The company controls a number of subsidiary HR companies - including specialist IT recruiters Xpand - and has a list of global clients that includes the likes of Google, NAB, Telstra, and Goldman Sachs."
When appointing its voluntary administrators, FTI Consulting, the Rubicor board said it believed “this step will provide the best opportunity to protect the future of the business and the interests of its clients and employees”.
But concerns about unpaid superannuation, poor performance, and delayed ASX reports, leave some doubting the Rubicor board’s competency.
Ross Clennett is a recruitment coach and blogger who has closely tracked Rubicor’s downfall.
He said he saw the signs early.
“The new board took over and made big statements about failings of the previous board and what they would do differently,” Clennett told Information Age.
“These were individuals with no experience in the recruitment industry, and it tends to be the case that, when people come in with big statements and no experience, they will fall flat on their face.”
After seeing disappointing results in published ASX reports, Clennett started investigating and writing about Rubicor.
People who got work through the recruiter started sending Clennett emails complaining about Rubicor's practice and saying they had not been paid superannuation.
In February this year, Rubicor’s Financial Controller sent an explanatory email to staff admitting their fault.
“Yes, we are behind in the payment of Superannuation Contributions to a range of internal Rubicor staff and client placed employees across the group,” the email said.
“Some employees may not have had a contribution made since May 2018. Whilst others have superannuation up to date.”
An industry in flux
Rubicor is not the only recruitment agency to be in the firing line, according to Clennett.
"The obvious point to make is that we’ve had three or four years of a gold rush in our industry and if you cannot make money in that sort of market, you have no hope when the market turns.”
The agility offered by contract work is increasingly enticing for IT professionals who turn to digital platforms like LinkedIn and Seek that give employers direct, instant access to a large talent pool.
This digital disruption has forced the broader recruitment industry to adapt.
“Ten years ago, you could run a very successful recruitment business by placing a lot of six out of ten candidates but that is not the case anymore,” Clennett said.
“As an agency, you have to be placing candidates who are more like eight and above out of ten.
“The expectation of calibre has increased.
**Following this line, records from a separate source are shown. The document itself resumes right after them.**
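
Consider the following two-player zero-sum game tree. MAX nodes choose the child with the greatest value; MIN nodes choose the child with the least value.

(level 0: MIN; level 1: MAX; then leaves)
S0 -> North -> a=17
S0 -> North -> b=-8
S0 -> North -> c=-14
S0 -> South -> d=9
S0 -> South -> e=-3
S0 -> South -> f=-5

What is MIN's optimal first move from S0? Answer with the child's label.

North (MAX): max(17, -8, -14) = 17
South (MAX): max(9, -3, -5) = 9
S0 (MIN): min(17, 9) = 9
MIN at S0 wants the lowest of {North=17, South=9}, so chooses South.

South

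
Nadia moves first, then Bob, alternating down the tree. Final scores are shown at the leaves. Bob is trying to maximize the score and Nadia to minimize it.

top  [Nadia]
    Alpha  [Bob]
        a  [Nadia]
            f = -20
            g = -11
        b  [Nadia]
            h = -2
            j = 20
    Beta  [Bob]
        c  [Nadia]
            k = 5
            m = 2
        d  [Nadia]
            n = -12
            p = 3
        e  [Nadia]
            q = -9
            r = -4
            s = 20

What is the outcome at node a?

-20

a (Nadia): min(-20, -11) = -20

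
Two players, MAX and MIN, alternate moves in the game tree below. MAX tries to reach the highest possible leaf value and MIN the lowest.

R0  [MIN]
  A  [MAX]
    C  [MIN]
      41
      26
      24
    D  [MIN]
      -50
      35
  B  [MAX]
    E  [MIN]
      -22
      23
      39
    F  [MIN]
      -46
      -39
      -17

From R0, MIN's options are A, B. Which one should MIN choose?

B

C (MIN): min(41, 26, 24) = 24
D (MIN): min(-50, 35) = -50
A (MAX): max(24, -50) = 24
E (MIN): min(-22, 23, 39) = -22
F (MIN): min(-46, -39, -17) = -46
B (MAX): max(-22, -46) = -22
R0 (MIN): min(24, -22) = -22
MIN at R0 wants the lowest of {A=24, B=-22}, so chooses B.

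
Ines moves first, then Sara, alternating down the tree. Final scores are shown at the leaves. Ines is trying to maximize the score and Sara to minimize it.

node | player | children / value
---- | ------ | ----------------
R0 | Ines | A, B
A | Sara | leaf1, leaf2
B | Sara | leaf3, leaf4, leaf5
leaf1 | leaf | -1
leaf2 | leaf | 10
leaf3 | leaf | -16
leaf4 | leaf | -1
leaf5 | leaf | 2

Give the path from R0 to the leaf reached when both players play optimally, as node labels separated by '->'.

R0 -> A -> leaf1

A (Sara): min(-1, 10) = -1
B (Sara): min(-16, -1, 2) = -16
R0 (Ines): max(-1, -16) = -1
At R0, Ines picks A (highest: -1).
At A, Sara picks leaf1 (lowest: -1).
Terminal value -1.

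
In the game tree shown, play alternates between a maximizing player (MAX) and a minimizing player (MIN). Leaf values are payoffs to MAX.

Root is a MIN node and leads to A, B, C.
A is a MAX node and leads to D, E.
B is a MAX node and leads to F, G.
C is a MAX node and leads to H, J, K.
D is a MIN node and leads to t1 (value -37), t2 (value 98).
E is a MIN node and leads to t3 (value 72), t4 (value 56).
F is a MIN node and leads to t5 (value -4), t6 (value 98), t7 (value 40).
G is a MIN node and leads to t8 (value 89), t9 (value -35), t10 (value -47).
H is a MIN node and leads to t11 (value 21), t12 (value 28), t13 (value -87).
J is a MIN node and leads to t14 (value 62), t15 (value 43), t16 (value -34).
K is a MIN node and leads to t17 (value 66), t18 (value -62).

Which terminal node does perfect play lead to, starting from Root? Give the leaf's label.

D (MIN): min(-37, 98) = -37
E (MIN): min(72, 56) = 56
A (MAX): max(-37, 56) = 56
F (MIN): min(-4, 98, 40) = -4
G (MIN): min(89, -35, -47) = -47
B (MAX): max(-4, -47) = -4
H (MIN): min(21, 28, -87) = -87
J (MIN): min(62, 43, -34) = -34
K (MIN): min(66, -62) = -62
C (MAX): max(-87, -34, -62) = -34
Root (MIN): min(56, -4, -34) = -34
At Root, MIN picks C (lowest: -34).
At C, MAX picks J (highest: -34).
At J, MIN picks t16 (lowest: -34).
Terminal value -34.

t16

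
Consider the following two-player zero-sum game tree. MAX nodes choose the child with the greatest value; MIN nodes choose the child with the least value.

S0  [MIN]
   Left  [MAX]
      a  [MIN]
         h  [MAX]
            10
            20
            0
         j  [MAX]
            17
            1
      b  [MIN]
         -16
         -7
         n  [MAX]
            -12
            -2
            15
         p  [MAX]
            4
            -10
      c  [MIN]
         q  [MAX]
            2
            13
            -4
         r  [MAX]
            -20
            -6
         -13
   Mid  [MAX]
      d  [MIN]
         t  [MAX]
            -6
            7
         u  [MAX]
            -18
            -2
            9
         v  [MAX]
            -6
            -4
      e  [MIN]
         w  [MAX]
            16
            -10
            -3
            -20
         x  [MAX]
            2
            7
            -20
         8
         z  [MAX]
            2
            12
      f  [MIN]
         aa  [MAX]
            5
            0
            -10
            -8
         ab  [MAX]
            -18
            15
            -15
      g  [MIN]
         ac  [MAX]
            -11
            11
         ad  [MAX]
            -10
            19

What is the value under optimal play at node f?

aa (MAX): max(5, 0, -10, -8) = 5
ab (MAX): max(-18, 15, -15) = 15
f (MIN): min(5, 15) = 5

5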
This is exposing those agencies that really have just been riding the wave of employment growth and haven’t been offering value.”
If you are interested in finding your next job through a recruiter, Clennett has some advice to keep you away from dodgy agencies.
“A personal is referral always best,” he said. “If someone you respect professionally has had a good experience, that’s a great place to start.
“Pay attention to how the agency communicates with you. Is it clear? Do they provide communication in writing? And do they do what they say?
“Then you want to make sure your pay is in your bank account on time, it’s accurate and your super is up to date.
“These are not guarantees, but they are a pretty good indicators.”